Clarisse Iribagiza, a 15-year-old who was part of the Bright Generation team that won the first prize, was jubilant to have won a smartphone, while her teammates received laptop computers that were made in Rwanda.

“After learning from UNICEF and NCC about the problems facing children and their rights, our team thought that the main problem children face is that of quality of education, so we came up with a mobile application that will help schools to assess how their students perform”, said the student at Gashora Girls Academy.

Iribagiza reiterated that children have solutions to their own problems, and that the hackathon was a good opportunity for them to demonstrate this.

UNICEF Rwanda/2015
© UNICEF Rwanda/2015
Bright Generation group receives the first prize for the development of their prototype application “Itetero” at the Hackathon event.

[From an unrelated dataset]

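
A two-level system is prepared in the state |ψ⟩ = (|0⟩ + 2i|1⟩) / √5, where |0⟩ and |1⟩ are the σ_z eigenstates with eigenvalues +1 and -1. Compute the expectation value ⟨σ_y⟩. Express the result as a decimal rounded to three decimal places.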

Choosing the first and second runner-up was not an easy job for the hackathon judges, according to Siddhartha Shrestha, UNICEF Rwanda’s Chief Communication, Advocacy and Partnerships. 

“It was a very close competition, and that is why we took more time than expected. All partners in this hackathon have decided that they will incubate all five applications because they all have the potential to promote the rights of children and the SDGs, so everyone is a winner”, added Mr. Shrestha.

The president of Young ICT Entrepreneurs, which sits within the Private Sector Federation, declared that ICT is a cross-cutting tool that can be used to promote both the CRC and the SDGs.

“We organized this event because we wanted to integrate ICT into solutions to problems that children are facing by bringing them on board”, Mr. Patrick Bucyana said.

The five mobile and web applications address children`s rights and SDGs in one way or another and carry great potential to resolve various challenges that children face.

Bwanakweli Alex believes that the first right of children is that of health and protection. His team worked on a medical appointment solution that will help pregnant women to book appointments with a doctor.

“Our application will make it easier for pregnant mothers to get regular checkups”, said the computer programmer from kLab. 

The hackathon for the CRC and SDGs is in line with SMART Rwanda, a plan that was recently approved by the Government of Rwanda. SMART Rwanda emphasizes the role of innovation, entrepreneurship, and ICT to transform Rwanda into a knowledge-based economy.